Equations (3) and (4) are identical except for the fact that the second expectation value in Equation (4) fixes the prefactor to the maximum-likelihood value, while the expectation value in Equation (3) places no such constraint. Any coarse-graining enforced post hoc will enforce a condition on the subset that is not enforced, by the bootstrap, in the aggregate. Consistency violations, however, are slight, and are at least a factor of ten less than other estimators in the literature. As we shall show in detail in Section 5, the rms error, even for n equal to k, can be made quite small: for example, roughly one-hundredth of a bit, or 0.6% of the average entropy value, for a sixteen-state system.

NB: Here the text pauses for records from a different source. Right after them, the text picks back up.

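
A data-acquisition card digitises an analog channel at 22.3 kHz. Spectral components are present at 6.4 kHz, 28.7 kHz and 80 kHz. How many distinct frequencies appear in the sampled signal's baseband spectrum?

fs/2 = 11.15 kHz.
6.4 kHz ≤ fs/2 = 11.15 kHz, passes unchanged.
28.7 kHz mod fs = 6.4 kHz.
6.4 kHz ≤ fs/2 = 11.15 kHz, appears at 6.4 kHz.
80 kHz mod fs = 13.1 kHz.
13.1 kHz > fs/2 = 11.15 kHz, folds to fs − 13.1 kHz = 9.2 kHz.
Distinct values: {6.4 kHz, 9.2 kHz} → 2.

2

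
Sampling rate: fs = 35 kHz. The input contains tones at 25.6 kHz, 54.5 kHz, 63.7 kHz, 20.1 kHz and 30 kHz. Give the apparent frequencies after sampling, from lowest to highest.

5 kHz, 6.3 kHz, 9.4 kHz, 14.9 kHz, 15.5 kHz

fs/2 = 17.5 kHz.
25.6 kHz > fs/2 = 17.5 kHz, folds to fs − 25.6 kHz = 9.4 kHz.
54.5 kHz mod fs = 19.5 kHz.
19.5 kHz > fs/2 = 17.5 kHz, folds to fs − 19.5 kHz = 15.5 kHz.
63.7 kHz mod fs = 28.7 kHz.
28.7 kHz > fs/2 = 17.5 kHz, folds to fs − 28.7 kHz = 6.3 kHz.
20.1 kHz > fs/2 = 17.5 kHz, folds to fs − 20.1 kHz = 14.9 kHz.
30 kHz > fs/2 = 17.5 kHz, folds to fs − 30 kHz = 5 kHz.
Distinct values: {5 kHz, 6.3 kHz, 9.4 kHz, 14.9 kHz, 15.5 kHz}.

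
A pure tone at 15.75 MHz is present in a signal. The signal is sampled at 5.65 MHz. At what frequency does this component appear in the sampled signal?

15.75 MHz mod fs = 4.45 MHz.
4.45 MHz > fs/2 = 2.825 MHz, folds to fs − 4.45 MHz = 1.2 MHz.

1.2 MHz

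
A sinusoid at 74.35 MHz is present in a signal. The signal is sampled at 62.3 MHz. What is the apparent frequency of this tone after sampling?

74.35 MHz mod fs = 12.05 MHz.
12.05 MHz ≤ fs/2 = 31.15 MHz, appears at 12.05 MHz.

12.05 MHz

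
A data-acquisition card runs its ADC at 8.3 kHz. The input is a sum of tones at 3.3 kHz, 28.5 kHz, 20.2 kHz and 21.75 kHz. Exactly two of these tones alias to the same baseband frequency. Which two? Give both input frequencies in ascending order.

fs/2 = 4.15 kHz.
3.3 kHz ≤ fs/2 = 4.15 kHz, passes unchanged.
28.5 kHz mod fs = 3.6 kHz.
3.6 kHz ≤ fs/2 = 4.15 kHz, appears at 3.6 kHz.
20.2 kHz mod fs = 3.6 kHz.
3.6 kHz ≤ fs/2 = 4.15 kHz, appears at 3.6 kHz.
21.75 kHz mod fs = 5.15 kHz.
5.15 kHz > fs/2 = 4.15 kHz, folds to fs − 5.15 kHz = 3.15 kHz.
20.2 kHz and 28.5 kHz both map to 3.6 kHz.

20.2 kHz, 28.5 kHz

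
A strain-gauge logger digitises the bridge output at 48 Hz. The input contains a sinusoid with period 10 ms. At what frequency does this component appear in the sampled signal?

4 Hz

T = 10 ms → f = 1/T = 100 Hz.
100 Hz mod fs = 4 Hz.
4 Hz ≤ fs/2 = 24 Hz, appears at 4 Hz.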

We turn now to the properties of information-theoretic quantities for the study of two central problems: distinguishability (Section 3) and synchronization (or signalling; Section 4.1).

## 3. Distances between Distributions

In the year 1820, John Long was brought before a judge at the Old Bailey—the central criminal court of London, England—on a charge of breaking the peace. The full transcript of the trial was reported in the court proceedings of 18 September 1820 (see Appendix, Section A). Despite the seriousness of the charge (in the prior twenty years, seven in ten guilty verdicts for breaking the peace resulted in a death sentence) the full transcript for Long’s trial is just under 400 words .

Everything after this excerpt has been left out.